Entrevistas
Por: Max Almeida E-mail: maxalbrn@gmail.com

Entrevista/Véscio Lisboa

“Fazer contemporâneo um Auto popular”

Véscio Lisboa, ou simplesmente Subhadro, aos 58 anos, aceitou o convite da Prefeitura de Natal para dirigir a 10ª edição do Auto de Natal. Diretor teatral, Véscio largou alguns projetos socias no interior, e vem se dedicando ao espetáculo desde abril, quando mergulhou na pesquisa do “O Menino da Paz”, texto assinado pelo poeta Paulo de Tarso Correia de Melo, adaptado para o espetáculo. Lisboa vai levar para o palco a visão que transformou em arte há 15 anos nos projetos sociais desenvolvidos no interior potiguar.No elenco, estão: artistas profissionais, amadores, ASGs, crianças portadoras de necessidades especiais — algumas com paralisia cerebral, câncer e surdez. 

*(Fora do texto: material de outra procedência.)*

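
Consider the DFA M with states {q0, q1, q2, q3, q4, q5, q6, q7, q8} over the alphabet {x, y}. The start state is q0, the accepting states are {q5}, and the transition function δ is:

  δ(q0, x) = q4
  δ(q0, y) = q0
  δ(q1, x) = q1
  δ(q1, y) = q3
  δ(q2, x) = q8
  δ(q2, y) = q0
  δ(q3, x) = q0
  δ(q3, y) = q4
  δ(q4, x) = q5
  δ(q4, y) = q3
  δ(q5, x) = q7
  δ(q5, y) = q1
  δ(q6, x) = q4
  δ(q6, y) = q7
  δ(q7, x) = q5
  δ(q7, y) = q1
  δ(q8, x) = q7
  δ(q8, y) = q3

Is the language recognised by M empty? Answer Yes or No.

The string xx is accepted: the run q0 → q4 → q5 ends in the accepting state q5.
Since at least one string is accepted, L(M) is not empty.

No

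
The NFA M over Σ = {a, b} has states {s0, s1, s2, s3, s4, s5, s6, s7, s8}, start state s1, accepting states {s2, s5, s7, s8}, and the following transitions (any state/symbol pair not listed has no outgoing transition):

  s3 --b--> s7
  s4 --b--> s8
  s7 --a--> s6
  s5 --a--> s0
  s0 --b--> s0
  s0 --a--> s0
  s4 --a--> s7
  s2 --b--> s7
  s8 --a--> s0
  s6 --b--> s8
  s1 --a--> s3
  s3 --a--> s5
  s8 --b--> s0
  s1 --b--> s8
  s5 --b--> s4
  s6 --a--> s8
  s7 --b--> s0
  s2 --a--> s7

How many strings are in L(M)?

The useful subgraph on states {s1, s3, s4, s5, s6, s7, s8} is acyclic, so L(M) is finite; the longest accepting path visits 7 useful states, giving maximum string length 6.
Counting accepting paths from s1 by length: 1 of length 1, 2 of length 2, 4 of length 4, 2 of length 6. Total 9.

9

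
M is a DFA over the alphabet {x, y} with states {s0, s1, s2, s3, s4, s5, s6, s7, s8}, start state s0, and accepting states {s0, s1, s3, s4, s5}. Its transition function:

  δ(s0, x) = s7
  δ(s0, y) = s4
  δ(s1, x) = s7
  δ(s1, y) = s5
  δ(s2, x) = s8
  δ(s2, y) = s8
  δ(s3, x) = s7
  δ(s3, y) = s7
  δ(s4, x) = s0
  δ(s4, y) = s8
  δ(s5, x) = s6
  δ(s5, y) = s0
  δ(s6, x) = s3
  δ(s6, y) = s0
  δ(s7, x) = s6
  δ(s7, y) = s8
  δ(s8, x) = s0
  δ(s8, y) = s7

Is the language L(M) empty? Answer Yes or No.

The empty string ε is accepted: the run s0 ends in the accepting state s0.
Since at least one string is accepted, L(M) is not empty.

No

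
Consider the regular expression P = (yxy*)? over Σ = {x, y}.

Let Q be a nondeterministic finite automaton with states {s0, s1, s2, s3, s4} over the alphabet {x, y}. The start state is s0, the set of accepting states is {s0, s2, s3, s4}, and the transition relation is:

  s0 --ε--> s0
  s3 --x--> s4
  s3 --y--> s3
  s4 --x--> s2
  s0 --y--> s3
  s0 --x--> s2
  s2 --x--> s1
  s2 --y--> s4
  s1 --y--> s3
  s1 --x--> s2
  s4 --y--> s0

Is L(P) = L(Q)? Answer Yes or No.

No

The string x is accepted by Q but rejected by P.
So L(P) ≠ L(Q).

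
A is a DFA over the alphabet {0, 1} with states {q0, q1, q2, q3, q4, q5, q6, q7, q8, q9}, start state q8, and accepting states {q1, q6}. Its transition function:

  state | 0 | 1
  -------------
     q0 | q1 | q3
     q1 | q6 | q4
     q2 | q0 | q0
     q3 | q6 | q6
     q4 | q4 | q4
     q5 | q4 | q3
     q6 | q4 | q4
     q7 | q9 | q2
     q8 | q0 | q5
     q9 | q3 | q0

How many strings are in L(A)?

The useful subgraph on states {q0, q1, q3, q5, q6, q8} is acyclic, so L(A) is finite; the longest accepting path visits 4 useful states, giving maximum string length 3.
Counting accepting paths from q8 by length: 1 of length 2, 5 of length 3. Total 6.

6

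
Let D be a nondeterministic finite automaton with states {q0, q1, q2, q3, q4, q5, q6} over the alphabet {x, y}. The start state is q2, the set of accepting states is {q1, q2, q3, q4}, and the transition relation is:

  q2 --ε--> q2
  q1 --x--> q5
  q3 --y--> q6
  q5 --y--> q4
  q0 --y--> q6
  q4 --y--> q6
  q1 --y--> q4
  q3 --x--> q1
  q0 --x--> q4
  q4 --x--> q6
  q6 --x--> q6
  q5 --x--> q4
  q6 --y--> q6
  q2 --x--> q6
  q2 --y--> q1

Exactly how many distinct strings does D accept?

The useful subgraph on states {q1, q2, q4, q5} is acyclic, so L(D) is finite; the longest accepting path visits 4 useful states, giving maximum string length 3.
Counting accepting paths from q2 by length: 1 of length 0, 1 of length 1, 1 of length 2, 2 of length 3. Total 5.

5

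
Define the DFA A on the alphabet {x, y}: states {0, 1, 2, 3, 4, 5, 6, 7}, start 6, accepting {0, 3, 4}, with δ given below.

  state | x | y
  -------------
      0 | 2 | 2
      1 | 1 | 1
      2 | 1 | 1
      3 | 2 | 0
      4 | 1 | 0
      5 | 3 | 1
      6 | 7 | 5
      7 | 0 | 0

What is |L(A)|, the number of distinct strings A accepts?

4

The useful subgraph on states {0, 3, 5, 6, 7} is acyclic, so L(A) is finite; the longest accepting path visits 4 useful states, giving maximum string length 3.
Counting accepting paths from 6 by length: 3 of length 2, 1 of length 3. Total 4.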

Como você ver a concepção dos autos natalinos em Natal?
Véscio: Olha, é uma coisa que faz parte da arte contemporânea. Os grandes autos têm essa dimensão, uma relação direta com a atualidade. Eu vejo um auto popular na era do shopping
Você imaginava um dia montar um espetáculo com essa concepção?

Véscio- Imaginem vocês, não sou católico...Nunca tinha passado pela minha cabeça dirigir um trabalho com essa concepção. Não curtia esse gênero, até nem aceitei de início o convite. Mas foi quando eu vi as edições anteriores que me apaixonei pela idéia do projeto.

Como artista como você se define?

Véscio- Me considero um artista comprometido com o momento atual e em conseqüência disso procuro estar antenado com o compromisso social. Dentro dessa visão, vamos estamos levando ao palco crianças com paralisia cerebral, surdas, crianças da Casa de Apoio Contra o Câncer, adolescentes do CDUC. Esse é o nosso compromisso, trabalhar a arte com a inclusão social.


Como foi a parceria com Paulo de Tarso Correia de Melo?

Véscio- Paulo de Tarso é um poeta da academia que elabora a palavra artesanalmente, ele manufatura a palavra. Esse texto “O Menino da Paz” é um poema do qual fazem parte outros poemas publicados em livros dele. O texto é todo poético, não houve cortes, nem senti dificuldade para adaptá-lo. E o trabalho foi todo completado com a criação musical de Carlos Zens, fizemos um trabalho em equipe, o que foi muito prazeroso.

Para você, qual a grande a marca do Auto 2007?

Véscio- Procuramos fazer um trabalho além da inclusão social, transformando o espetáculo em contemporâneo. Então essa é a marca: um Auto de Natal popular, contemporâneo com essa visão e fazendo uso da multimídia

Finalizando, a sua experiência se reflete de alguma maneira no Auto?

Véscio -Olha, eu diria que: o espetáculo é um espelho da minha preocupação artística voltada para uma provocação, questionamento, contemplação. Toda minha criação artística, também tem essa marca: provocar, Auto não será diferente.